Hoje, a economia brasileira é mais forte, sólida e resiliente do que há alguns anos atrás. Temos condições de superar as dificuldades atuais e avançar na trilha do desenvolvimento.

De fato, a economia brasileira foi fortalecida nos últimos anos. Mas, daí a fazer disso um cenário otimista é um longo caminho, especialmente com toda a turbulência dos últimos dois anos. Um dos pontos que suportam o que a presidente disse é que, primeiramente, as reservas em dólar do Brasil são bastante robustas se comparadas com 12 anos atrás (veja quadro abaixo).

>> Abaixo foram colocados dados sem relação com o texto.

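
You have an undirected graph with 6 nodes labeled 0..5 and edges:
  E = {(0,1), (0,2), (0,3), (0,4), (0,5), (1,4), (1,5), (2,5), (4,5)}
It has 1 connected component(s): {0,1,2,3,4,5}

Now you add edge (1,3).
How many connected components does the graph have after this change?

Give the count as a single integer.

Initial component count: 1
Add (1,3): endpoints already in same component. Count unchanged: 1.
New component count: 1

Answer: 1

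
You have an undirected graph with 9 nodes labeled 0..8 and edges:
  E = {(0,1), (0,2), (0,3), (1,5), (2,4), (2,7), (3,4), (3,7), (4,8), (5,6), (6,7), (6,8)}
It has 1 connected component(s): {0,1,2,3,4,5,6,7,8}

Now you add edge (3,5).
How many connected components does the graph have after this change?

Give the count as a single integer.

Answer: 1

Derivation:
Initial component count: 1
Add (3,5): endpoints already in same component. Count unchanged: 1.
New component count: 1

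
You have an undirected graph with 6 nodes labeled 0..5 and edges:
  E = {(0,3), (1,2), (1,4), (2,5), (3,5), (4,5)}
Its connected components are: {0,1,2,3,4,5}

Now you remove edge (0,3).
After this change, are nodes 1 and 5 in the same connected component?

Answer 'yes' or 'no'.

Answer: yes

Derivation:
Initial components: {0,1,2,3,4,5}
Removing edge (0,3): it was a bridge — component count 1 -> 2.
New components: {0} {1,2,3,4,5}
Are 1 and 5 in the same component? yes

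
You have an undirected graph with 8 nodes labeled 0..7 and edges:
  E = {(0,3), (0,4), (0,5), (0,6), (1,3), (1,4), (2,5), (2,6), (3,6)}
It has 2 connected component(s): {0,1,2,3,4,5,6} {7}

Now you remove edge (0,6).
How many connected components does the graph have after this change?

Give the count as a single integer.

Answer: 2

Derivation:
Initial component count: 2
Remove (0,6): not a bridge. Count unchanged: 2.
  After removal, components: {0,1,2,3,4,5,6} {7}
New component count: 2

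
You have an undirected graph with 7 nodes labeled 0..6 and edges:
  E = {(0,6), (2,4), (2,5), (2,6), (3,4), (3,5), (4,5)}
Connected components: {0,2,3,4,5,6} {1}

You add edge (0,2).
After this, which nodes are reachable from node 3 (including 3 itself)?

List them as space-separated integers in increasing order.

Before: nodes reachable from 3: {0,2,3,4,5,6}
Adding (0,2): both endpoints already in same component. Reachability from 3 unchanged.
After: nodes reachable from 3: {0,2,3,4,5,6}

Answer: 0 2 3 4 5 6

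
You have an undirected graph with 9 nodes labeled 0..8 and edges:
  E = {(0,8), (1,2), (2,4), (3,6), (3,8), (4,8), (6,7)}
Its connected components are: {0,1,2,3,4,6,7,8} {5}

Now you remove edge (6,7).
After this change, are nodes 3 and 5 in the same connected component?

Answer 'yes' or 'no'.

Answer: no

Derivation:
Initial components: {0,1,2,3,4,6,7,8} {5}
Removing edge (6,7): it was a bridge — component count 2 -> 3.
New components: {0,1,2,3,4,6,8} {5} {7}
Are 3 and 5 in the same component? no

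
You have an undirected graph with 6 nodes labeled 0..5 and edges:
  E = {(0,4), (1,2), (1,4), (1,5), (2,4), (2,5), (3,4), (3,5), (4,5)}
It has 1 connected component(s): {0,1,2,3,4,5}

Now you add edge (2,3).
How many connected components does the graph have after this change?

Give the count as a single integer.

Answer: 1

Derivation:
Initial component count: 1
Add (2,3): endpoints already in same component. Count unchanged: 1.
New component count: 1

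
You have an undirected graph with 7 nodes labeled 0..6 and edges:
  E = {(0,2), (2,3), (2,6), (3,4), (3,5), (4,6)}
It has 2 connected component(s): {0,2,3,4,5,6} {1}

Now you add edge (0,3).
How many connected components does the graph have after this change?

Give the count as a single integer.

Answer: 2

Derivation:
Initial component count: 2
Add (0,3): endpoints already in same component. Count unchanged: 2.
New component count: 2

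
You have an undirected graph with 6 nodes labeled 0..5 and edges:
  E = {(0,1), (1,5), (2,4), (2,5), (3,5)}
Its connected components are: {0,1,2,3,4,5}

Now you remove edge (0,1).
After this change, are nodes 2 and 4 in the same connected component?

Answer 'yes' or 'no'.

Initial components: {0,1,2,3,4,5}
Removing edge (0,1): it was a bridge — component count 1 -> 2.
New components: {0} {1,2,3,4,5}
Are 2 and 4 in the same component? yes

Answer: yes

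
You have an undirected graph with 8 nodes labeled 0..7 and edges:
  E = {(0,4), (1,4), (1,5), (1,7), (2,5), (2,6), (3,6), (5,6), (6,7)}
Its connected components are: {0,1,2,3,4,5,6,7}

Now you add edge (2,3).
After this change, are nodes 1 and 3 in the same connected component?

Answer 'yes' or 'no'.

Answer: yes

Derivation:
Initial components: {0,1,2,3,4,5,6,7}
Adding edge (2,3): both already in same component {0,1,2,3,4,5,6,7}. No change.
New components: {0,1,2,3,4,5,6,7}
Are 1 and 3 in the same component? yes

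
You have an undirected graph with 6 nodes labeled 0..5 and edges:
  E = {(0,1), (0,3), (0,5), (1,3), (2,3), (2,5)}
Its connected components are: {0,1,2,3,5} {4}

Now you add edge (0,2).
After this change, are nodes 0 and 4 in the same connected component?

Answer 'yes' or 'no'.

Answer: no

Derivation:
Initial components: {0,1,2,3,5} {4}
Adding edge (0,2): both already in same component {0,1,2,3,5}. No change.
New components: {0,1,2,3,5} {4}
Are 0 and 4 in the same component? no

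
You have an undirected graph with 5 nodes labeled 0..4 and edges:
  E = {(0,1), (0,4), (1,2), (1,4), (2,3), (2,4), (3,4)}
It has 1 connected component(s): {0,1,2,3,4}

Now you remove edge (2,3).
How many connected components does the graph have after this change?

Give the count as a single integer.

Initial component count: 1
Remove (2,3): not a bridge. Count unchanged: 1.
  After removal, components: {0,1,2,3,4}
New component count: 1

Answer: 1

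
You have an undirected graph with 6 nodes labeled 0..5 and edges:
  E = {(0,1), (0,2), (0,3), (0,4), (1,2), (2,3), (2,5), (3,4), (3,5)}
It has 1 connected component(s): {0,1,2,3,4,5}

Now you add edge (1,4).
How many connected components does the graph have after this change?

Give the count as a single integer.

Answer: 1

Derivation:
Initial component count: 1
Add (1,4): endpoints already in same component. Count unchanged: 1.
New component count: 1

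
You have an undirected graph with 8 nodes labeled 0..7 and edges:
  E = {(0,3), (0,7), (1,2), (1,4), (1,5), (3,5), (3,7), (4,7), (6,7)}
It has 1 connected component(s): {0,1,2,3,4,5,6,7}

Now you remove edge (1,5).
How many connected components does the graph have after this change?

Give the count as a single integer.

Answer: 1

Derivation:
Initial component count: 1
Remove (1,5): not a bridge. Count unchanged: 1.
  After removal, components: {0,1,2,3,4,5,6,7}
New component count: 1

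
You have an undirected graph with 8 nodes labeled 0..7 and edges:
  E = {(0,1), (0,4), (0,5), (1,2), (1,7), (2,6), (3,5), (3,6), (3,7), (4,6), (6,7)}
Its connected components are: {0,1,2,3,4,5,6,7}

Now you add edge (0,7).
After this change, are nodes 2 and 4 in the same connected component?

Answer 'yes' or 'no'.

Answer: yes

Derivation:
Initial components: {0,1,2,3,4,5,6,7}
Adding edge (0,7): both already in same component {0,1,2,3,4,5,6,7}. No change.
New components: {0,1,2,3,4,5,6,7}
Are 2 and 4 in the same component? yes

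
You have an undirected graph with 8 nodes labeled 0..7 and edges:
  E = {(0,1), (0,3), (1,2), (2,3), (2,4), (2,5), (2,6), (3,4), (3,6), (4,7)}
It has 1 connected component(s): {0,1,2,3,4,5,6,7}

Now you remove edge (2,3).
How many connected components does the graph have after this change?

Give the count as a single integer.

Initial component count: 1
Remove (2,3): not a bridge. Count unchanged: 1.
  After removal, components: {0,1,2,3,4,5,6,7}
New component count: 1

Answer: 1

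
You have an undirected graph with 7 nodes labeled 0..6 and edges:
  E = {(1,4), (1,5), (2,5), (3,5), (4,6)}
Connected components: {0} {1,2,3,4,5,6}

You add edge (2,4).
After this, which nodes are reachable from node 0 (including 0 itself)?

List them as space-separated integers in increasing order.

Answer: 0

Derivation:
Before: nodes reachable from 0: {0}
Adding (2,4): both endpoints already in same component. Reachability from 0 unchanged.
After: nodes reachable from 0: {0}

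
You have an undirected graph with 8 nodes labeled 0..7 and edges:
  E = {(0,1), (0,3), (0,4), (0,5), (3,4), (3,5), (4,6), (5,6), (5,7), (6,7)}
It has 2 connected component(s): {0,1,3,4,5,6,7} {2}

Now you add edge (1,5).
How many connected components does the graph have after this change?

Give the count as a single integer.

Answer: 2

Derivation:
Initial component count: 2
Add (1,5): endpoints already in same component. Count unchanged: 2.
New component count: 2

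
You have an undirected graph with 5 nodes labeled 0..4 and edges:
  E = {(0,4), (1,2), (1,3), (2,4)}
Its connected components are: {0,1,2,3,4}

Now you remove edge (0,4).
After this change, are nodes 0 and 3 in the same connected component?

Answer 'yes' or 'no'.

Answer: no

Derivation:
Initial components: {0,1,2,3,4}
Removing edge (0,4): it was a bridge — component count 1 -> 2.
New components: {0} {1,2,3,4}
Are 0 and 3 in the same component? no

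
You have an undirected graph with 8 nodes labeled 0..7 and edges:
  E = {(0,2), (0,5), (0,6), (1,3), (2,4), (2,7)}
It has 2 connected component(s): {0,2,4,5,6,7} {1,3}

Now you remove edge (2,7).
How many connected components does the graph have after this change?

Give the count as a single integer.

Answer: 3

Derivation:
Initial component count: 2
Remove (2,7): it was a bridge. Count increases: 2 -> 3.
  After removal, components: {0,2,4,5,6} {1,3} {7}
New component count: 3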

E o dólar, como sabemos, está em trajetória de alta diante do real, o que é um fator que gera algum conforto ao Banco Central.

Em segundo lugar, apesar das altas taxas de juros, a taxa referencial Selic encontrou um ponto de estabilização na banda de 10% a 15% nos últimos dez anos, se comparada com os altos patamares de antes.

No entanto, a presidente parece desconsiderar a fraqueza do PIB brasileiro o qual, após anos de crescimento, ficou praticamente estagnado em 2014 — e as previsões para este ano não são boas.

A estabilidade econômica, como já dissemos, está condicionada à articulação do Planalto com o Congresso — e as perspectivas não são muito boas. Ainda que não haja solução pronta para a crise, existe consenso entre economistas das mais variadas correntes que, sim, será necessário aumentar impostos para resolver, a curto prazo, o rombo nas contas. O argumento é que o governo não tem como levantar, só com corte de gastos, R$ 70 bilhões para atingir as metas estabelecidas para o ano que vem.

Contando com esse dinheiro, o governo prevê crescimento de 0,2% do PIB para o ano que vem. Sem a aprovação do pacote fiscal, as "condições de superar as dificuldades atuais e avançar na trilha do desenvolvimento", conforme Dilma disse, são exageradamente otimistas.


Esta reportagem foi publicada de acordo com a metodologia anterior do Aos Fatos.